A fresh look at the mass removal and incarceration of Japanese Americans during World War II.
In his first book, journalist Pearson immediately rejects the bloodless language that calls the imprisonment of American citizens “internment” and “relocation.” It was incarceration—“an imperfect solution, implying that those imprisoned had committed crimes”—in places that should properly be called concentration camps. Those jailed were ordinary citizens, many of whose ancestors were recruited as agricultural labor and whose young were so thoroughly Americanized that they played league sports on multiracial teams.

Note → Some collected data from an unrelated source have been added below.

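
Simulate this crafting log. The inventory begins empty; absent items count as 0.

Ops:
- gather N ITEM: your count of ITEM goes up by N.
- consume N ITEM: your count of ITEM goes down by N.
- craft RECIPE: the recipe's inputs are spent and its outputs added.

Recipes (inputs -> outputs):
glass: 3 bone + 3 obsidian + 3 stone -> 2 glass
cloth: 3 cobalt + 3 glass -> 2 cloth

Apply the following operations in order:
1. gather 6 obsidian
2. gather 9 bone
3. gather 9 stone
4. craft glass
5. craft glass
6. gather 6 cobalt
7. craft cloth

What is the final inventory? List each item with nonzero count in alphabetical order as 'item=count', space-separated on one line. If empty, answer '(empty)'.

After 1 (gather 6 obsidian): obsidian=6
After 2 (gather 9 bone): bone=9 obsidian=6
After 3 (gather 9 stone): bone=9 obsidian=6 stone=9
After 4 (craft glass): bone=6 glass=2 obsidian=3 stone=6
After 5 (craft glass): bone=3 glass=4 stone=3
After 6 (gather 6 cobalt): bone=3 cobalt=6 glass=4 stone=3
After 7 (craft cloth): bone=3 cloth=2 cobalt=3 glass=1 stone=3

Answer: bone=3 cloth=2 cobalt=3 glass=1 stone=3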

At the Bay Area’s Mountain View Union High School, writes the author, “in class pictures, Yoshinagas and Yamijis and Okamotos stood next to Gruenebaums and Popoviches and Mendozas.” Some players, such as Babe Nomura of star-studded Hollywood High School, would surely have gone on to college scholarships and even professional careers had they not been swept up, following Franklin Roosevelt’s Executive Order 9066, in the mass imprisonment of Japanese Americans in such inhospitable places as Wyoming’s Heart Mountain. Japanese athletes regrouped there, playing sports among themselves and then, thanks to some surprisingly sympathetic locals, against other schools on the statewide athletic circuit. Admittedly irregular—some of the players were well beyond school age, Pearson writes—the young men did their best at basketball, baseball, and football. When the military came calling, looking for recruits even among the imprisoned, many refused, going on to twofold imprisonment as draft resisters. Pearson’s narrative goes on a touch too long, but his play-by-plays read compellingly like contemporary radio scripts: “As the third quarter kicked off, Kaza Marumoto found a pinch of that luck, landing on top of a Bulldog fumble on the Eagle 36. Mas Yoshiyama dropped Don Ash for an 11-yard gain, Bill ran for a short gain of 3, and Mas galloped for another 9.” But sports take second place to social justice, and this book serves that cause well.
A deep-reaching chronicle of a shameful episode in American history.